El deflactor se reduce un poco desde el 2,1% al 2%, por debajo del 2,1% esperado.

El gasto del consumidor mejora al 3% desde el 2,5% anterior y por encima de lo esperado. Los pedidos de bienes duraderos pasan de un incremento del 10,9% a uno del 11,5%.

La inversión empresarial baja sensiblemente desde un crecimiento del 2,4% a uno de sólo un incremento del 1,3%. El equipamiento también desciende desde un crecimiento del 3,1% a uno del 1,9%. También hay bajada en la propiedad intelectual que reduce su crecimiento del 6,4% a uno del 4,5%.

Las exportaciones reducen las cifras negativas pasando de -4,3% a -4%, pero suben las importaciones del 8,3% al 8,5%.

El cambio de los inventarios se reduce un poco, pasando de un incremento de 48.700 millones de dólares a uno de 46.200, lo que añade 0,94 puntos porcentuales al cambio del PIB.

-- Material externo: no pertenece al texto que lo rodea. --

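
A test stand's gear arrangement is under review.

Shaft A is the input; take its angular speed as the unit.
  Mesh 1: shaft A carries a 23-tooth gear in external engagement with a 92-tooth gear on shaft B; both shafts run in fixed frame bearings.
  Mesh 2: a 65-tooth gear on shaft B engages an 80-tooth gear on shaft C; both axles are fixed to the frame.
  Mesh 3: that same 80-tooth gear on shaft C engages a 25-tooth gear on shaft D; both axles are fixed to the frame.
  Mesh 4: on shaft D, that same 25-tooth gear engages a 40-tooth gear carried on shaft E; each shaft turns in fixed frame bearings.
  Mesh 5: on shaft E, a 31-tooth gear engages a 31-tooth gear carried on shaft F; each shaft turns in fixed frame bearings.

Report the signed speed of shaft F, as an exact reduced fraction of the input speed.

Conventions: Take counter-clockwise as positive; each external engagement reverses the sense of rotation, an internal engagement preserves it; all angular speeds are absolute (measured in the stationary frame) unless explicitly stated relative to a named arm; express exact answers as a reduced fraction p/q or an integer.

5-mesh fixed-axis compound train (all bearings frame-fixed)
mesh 1 [23T→92T]: |ω|/ω_in = 1×23/92 = 1/4, sense flips to −
mesh 2 [65T→80T]: |ω|/ω_in = (1/4)×65/80 = 13/64, sense flips to +
mesh 3 [80T→25T]: |ω|/ω_in = (13/64)×80/25 = 13/20, sense flips to −
mesh 4 [25T→40T]: |ω|/ω_in = (13/20)×25/40 = 13/32, sense flips to +
mesh 5 [31T→31T]: |ω|/ω_in = (13/32)×31/31 = 13/32, sense flips to −
signed output speed (× input speed) = -13/32

-13/32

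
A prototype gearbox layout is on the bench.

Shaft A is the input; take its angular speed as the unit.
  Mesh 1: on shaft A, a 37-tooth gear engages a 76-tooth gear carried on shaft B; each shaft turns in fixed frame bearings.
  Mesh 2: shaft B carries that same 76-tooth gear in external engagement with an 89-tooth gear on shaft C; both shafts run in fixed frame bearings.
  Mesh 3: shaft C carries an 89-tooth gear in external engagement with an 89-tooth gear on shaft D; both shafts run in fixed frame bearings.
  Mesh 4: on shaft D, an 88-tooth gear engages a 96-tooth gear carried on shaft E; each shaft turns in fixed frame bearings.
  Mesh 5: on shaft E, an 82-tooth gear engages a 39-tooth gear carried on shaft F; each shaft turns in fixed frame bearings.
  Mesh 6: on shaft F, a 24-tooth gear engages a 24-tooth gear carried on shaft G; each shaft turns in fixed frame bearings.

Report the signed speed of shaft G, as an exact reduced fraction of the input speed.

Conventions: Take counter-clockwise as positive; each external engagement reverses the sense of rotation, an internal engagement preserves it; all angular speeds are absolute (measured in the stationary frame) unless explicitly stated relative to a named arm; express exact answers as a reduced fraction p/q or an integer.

16687/20826

6-mesh fixed-axis compound train (all bearings frame-fixed)
mesh 1 [37T→76T]: |ω|/ω_in = 1×37/76 = 37/76, sense flips to −
mesh 2 [76T→89T]: |ω|/ω_in = (37/76)×76/89 = 37/89, sense flips to +
mesh 3 [89T→89T]: |ω|/ω_in = (37/89)×89/89 = 37/89, sense flips to −
mesh 4 [88T→96T]: |ω|/ω_in = (37/89)×88/96 = 407/1068, sense flips to +
mesh 5 [82T→39T]: |ω|/ω_in = (407/1068)×82/39 = 16687/20826, sense flips to −
mesh 6 [24T→24T]: |ω|/ω_in = (16687/20826)×24/24 = 16687/20826, sense flips to +
signed output speed (× input speed) = 16687/20826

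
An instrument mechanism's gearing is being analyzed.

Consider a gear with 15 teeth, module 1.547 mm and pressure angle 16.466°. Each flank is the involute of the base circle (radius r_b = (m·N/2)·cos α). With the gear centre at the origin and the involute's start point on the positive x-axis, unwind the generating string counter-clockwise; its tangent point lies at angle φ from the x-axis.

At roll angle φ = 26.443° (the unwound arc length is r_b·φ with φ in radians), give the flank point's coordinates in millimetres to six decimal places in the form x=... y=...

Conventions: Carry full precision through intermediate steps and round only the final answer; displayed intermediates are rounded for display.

class = single-mesh tooth geometry [base-circle involute, m = 1.547, 15T]
pitch radius r_p = m·N/2 = 1.547·15/2 = 11.602500
base radius r_b = r_p·cos α = 11.602500·cos 16.466° = 11.126659
roll angle φ = 26.443° = 0.46151741 rad
x = r_b·(cos φ + φ·sin φ) = 12.249282
y = r_b·(sin φ − φ·cos φ) = 0.356886

x=12.249282 y=0.356886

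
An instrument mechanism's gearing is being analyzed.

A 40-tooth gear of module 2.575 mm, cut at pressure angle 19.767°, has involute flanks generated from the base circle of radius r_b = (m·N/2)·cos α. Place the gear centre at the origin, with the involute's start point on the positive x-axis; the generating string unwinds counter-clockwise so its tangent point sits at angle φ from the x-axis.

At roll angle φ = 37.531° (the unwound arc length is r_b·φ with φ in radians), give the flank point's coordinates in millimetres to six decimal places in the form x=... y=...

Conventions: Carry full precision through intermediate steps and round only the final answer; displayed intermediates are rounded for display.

x=57.774040 y=4.348733

recognized (one wheel, involute flank): single-mesh tooth geometry, m = 2.575, N = 40
pitch radius r_p = m·N/2 = 2.575·40/2 = 51.500000
base radius r_b = r_p·cos α = 51.500000·cos 19.767° = 48.465399
roll angle φ = 37.531° = 0.65503952 rad
x = r_b·(cos φ + φ·sin φ) = 57.774040
y = r_b·(sin φ − φ·cos φ) = 4.348733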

En general, no hay revisión del producto interior bruto y se queda en ese 1,9%, por lo que nos quedamos sin una aceleración esperada por el mercado. Sigue creciendo la economía de Estados Unidos pero no tanto como se esperaba, por lo que seguimos esperando a lo que tenga que poner Donald Trump encima de la mesa para acelerar el crecimiento. Debería ser en cierto sentido negativo para el dólar porque nos quedamos sin esa aceleración del crecimiento, por lo tanto no es una mala noticia para los bonos y sí puede generar algo de intranquilidad en los mercados de riesgo porque seguimos a la espera de que Donald Trump realice su programa de rebajas fiscales.